Повстречалась Варвара и, словно все понимая, полезла в душу:
— Чудачка… Зачем ты ему нужна? Ты хотя бы у своего отца узнала, кто ему все время письма шлет.
Елена замкнулась, сердито сдвинула брови.
— До чего же дуры бабы, столько страданий принимают от мужиков. Пусть лучше они за нами бегают. — Свинарка была настроена миролюбиво, и в голосе никакой насмешки, только сочувствие. — Пойдем, Елена, выпьем по стаканчику красного, развеем тоску. Я ведь зла на тебя не имею.
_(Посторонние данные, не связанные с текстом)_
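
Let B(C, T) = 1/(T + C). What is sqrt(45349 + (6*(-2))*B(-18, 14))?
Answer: 2*sqrt(11338) ≈ 212.96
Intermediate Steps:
B(C, T) = 1/(C + T)
sqrt(45349 + (6*(-2))*B(-18, 14)) = sqrt(45349 + (6*(-2))/(-18 + 14)) = sqrt(45349 - 12/(-4)) = sqrt(45349 - 12*(-1/4)) = sqrt(45349 + 3) = sqrt(45352) = 2*sqrt(11338)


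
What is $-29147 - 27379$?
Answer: $-56526$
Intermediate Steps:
$-29147 - 27379 = -56526$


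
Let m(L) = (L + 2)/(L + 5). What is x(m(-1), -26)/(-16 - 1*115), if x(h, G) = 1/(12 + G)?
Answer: 1/1834 ≈ 0.00054526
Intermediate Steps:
m(L) = (2 + L)/(5 + L)
x(m(-1), -26)/(-16 - 1*115) = 1/((12 - 26)*(-16 - 1*115)) = 1/((-14)*(-16 - 115)) = -1/14/(-131) = -1/14*(-1/131) = 1/1834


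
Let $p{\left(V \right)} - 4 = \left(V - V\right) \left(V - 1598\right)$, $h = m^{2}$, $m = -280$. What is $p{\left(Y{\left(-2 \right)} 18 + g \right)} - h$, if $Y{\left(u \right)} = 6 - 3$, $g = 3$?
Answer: $-78396$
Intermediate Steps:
$Y{\left(u \right)} = 3$ ($Y{\left(u \right)} = 6 - 3 = 3$)
$h = 78400$ ($h = \left(-280\right)^{2} = 78400$)
$p{\left(V \right)} = 4$ ($p{\left(V \right)} = 4 + \left(V - V\right) \left(V - 1598\right) = 4 + 0 \left(-1598 + V\right) = 4 + 0 = 4$)
$p{\left(Y{\left(-2 \right)} 18 + g \right)} - h = 4 - 78400 = -78396$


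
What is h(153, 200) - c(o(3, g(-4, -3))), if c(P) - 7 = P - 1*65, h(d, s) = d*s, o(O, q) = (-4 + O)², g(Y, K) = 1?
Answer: 30657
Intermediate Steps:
c(P) = -58 + P (c(P) = 7 + (P - 1*65) = 7 + (P - 65) = 7 + (-65 + P) = -58 + P)
h(153, 200) - c(o(3, g(-4, -3))) = 153*200 - (-58 + (-4 + 3)²) = 30600 - (-58 + (-1)²) = 30600 - (-58 + 1) = 30600 - 1*(-57) = 30600 + 57 = 30657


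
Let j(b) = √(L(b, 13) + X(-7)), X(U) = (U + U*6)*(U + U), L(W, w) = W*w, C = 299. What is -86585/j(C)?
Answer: -86585*√4573/4573 ≈ -1280.4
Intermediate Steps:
X(U) = 14*U² (X(U) = (U + 6*U)*(2*U) = (7*U)*(2*U) = 14*U²)
j(b) = √(686 + 13*b) (j(b) = √(b*13 + 14*(-7)²) = √(13*b + 14*49) = √(13*b + 686) = √(686 + 13*b))
-86585/j(C) = -86585/√(686 + 13*299) = -86585/√(686 + 3887) = -86585*√4573/4573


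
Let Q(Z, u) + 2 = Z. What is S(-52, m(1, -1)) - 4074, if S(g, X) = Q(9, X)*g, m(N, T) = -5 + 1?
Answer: -4438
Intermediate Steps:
m(N, T) = -4
Q(Z, u) = -2 + Z
S(g, X) = 7*g (S(g, X) = (-2 + 9)*g = 7*g)
S(-52, m(1, -1)) - 4074 = 7*(-52) - 4074 = -364 - 4074 = -4438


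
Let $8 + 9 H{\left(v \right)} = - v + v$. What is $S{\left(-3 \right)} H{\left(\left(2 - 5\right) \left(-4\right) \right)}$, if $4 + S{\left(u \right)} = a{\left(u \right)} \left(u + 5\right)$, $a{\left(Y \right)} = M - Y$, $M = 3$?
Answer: $- \frac{64}{9} \approx -7.1111$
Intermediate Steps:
$H{\left(v \right)} = - \frac{8}{9}$ ($H{\left(v \right)} = - \frac{8}{9} + \frac{- v + v}{9} = - \frac{8}{9} + \frac{1}{9} \cdot 0 = - \frac{8}{9} + 0 = - \frac{8}{9}$)
$a{\left(Y \right)} = 3 - Y$
$S{\left(u \right)} = -4 + \left(3 - u\right) \left(5 + u\right)$ ($S{\left(u \right)} = -4 + \left(3 - u\right) \left(u + 5\right) = -4 + \left(3 - u\right) \left(5 + u\right)$)
$S{\left(-3 \right)} H{\left(\left(2 - 5\right) \left(-4\right) \right)} = \left(11 - \left(-3\right)^{2} - -6\right) \left(- \frac{8}{9}\right) = \left(11 - 9 + 6\right) \left(- \frac{8}{9}\right) = 8 \left(- \frac{8}{9}\right) = - \frac{64}{9}$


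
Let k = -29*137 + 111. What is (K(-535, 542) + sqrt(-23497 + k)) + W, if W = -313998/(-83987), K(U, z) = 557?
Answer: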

А ты на меня?
— Отстань, Варвара, нету у меня охоты ни пить, ни разговаривать.
— Выбрось из головы этого человека, не нужна ты ему.
— Что ты встреваешь не в свое дело!
Елена, осерчав, прибавила шаг, а Варвара, спокойная и безучастная, медленно затянула концы цветастой шелковой косынки, усмехнулась и отстала.
8
— Ох и напугалась я!
— Что случилось?
— Девушка вбежала в комнату, долговязая такая. Запыхалась. Увидела меня и сделала круглые глаза. Ничего не сказала, шмыгнула в темноту. Ты представляешь?.. Я обомлела. Сижу и думаю: «Может, мне почудилось?»
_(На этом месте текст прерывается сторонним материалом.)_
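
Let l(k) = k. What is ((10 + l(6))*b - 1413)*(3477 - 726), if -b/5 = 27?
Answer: -9829323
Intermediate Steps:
b = -135 (b = -5*27 = -135)
((10 + l(6))*b - 1413)*(3477 - 726) = ((10 + 6)*(-135) - 1413)*(3477 - 726) = (16*(-135) - 1413)*2751 = (-2160 - 1413)*2751 = -3573*2751 = -9829323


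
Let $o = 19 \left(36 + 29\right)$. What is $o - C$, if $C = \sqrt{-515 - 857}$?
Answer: $1235 - 14 i \sqrt{7} \approx 1235.0 - 37.041 i$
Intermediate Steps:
$o = 1235$ ($o = 19 \cdot 65 = 1235$)
$C = 14 i \sqrt{7}$ ($C = \sqrt{-1372} = 14 i \sqrt{7} \approx 37.041 i$)
$o - C = 1235 - 14 i \sqrt{7}$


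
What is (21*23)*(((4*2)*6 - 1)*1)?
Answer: 22701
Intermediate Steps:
(21*23)*(((4*2)*6 - 1)*1) = 483*((8*6 - 1)*1) = 483*((48 - 1)*1) = 483*(47*1) = 483*47 = 22701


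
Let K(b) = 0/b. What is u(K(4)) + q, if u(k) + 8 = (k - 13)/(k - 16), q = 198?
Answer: 3053/16 ≈ 190.81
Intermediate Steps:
K(b) = 0
u(k) = -8 + (-13 + k)/(-16 + k) (u(k) = -8 + (k - 13)/(k - 16) = -8 + (-13 + k)/(-16 + k))
u(K(4)) + q = (115 - 7*0)/(-16 + 0) + 198 = (115 + 0)/(-16) + 198 = -1/16*115 + 198 = -115/16 + 198 = 3053/16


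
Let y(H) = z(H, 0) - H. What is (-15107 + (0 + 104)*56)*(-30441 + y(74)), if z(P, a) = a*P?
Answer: 283270745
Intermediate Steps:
z(P, a) = P*a
y(H) = -H (y(H) = H*0 - H = 0 - H = -H)
(-15107 + (0 + 104)*56)*(-30441 + y(74)) = (-15107 + (0 + 104)*56)*(-30441 - 1*74) = (-15107 + 104*56)*(-30441 - 74) = (-15107 + 5824)*(-30515) = -9283*(-30515) = 283270745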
Лида растерянно посмотрела на Бородина, вставая со стула, чтобы помочь ему освободиться от покупок. Она была в узких брюках и яркой клетчатой ковбойке с распахнутым воротом. Костюм этот ее молодил и делал похожей на паренька.
— Чу! Ты слышишь? — Она испуганно обернулась к окну. В палисаднике затрещали ветки. Бородин широко распахнул створки, перегнулся через подоконник. На него дохнуло сыростью, тонким запахом белоголовых «дубков». Тишина стояла дремотная, спокойно текущая, как степная речка. О такой тишине мечтают жители больших городов. Отдаленный лай собаки, песня сверчка на дереве, скрип колодезного журавля ничуть не нарушали этой тишины, а, напротив, были ее необходимой частью, как мелодия в песне. «При-ходила Елена», — подумал он и оставил окно открытым.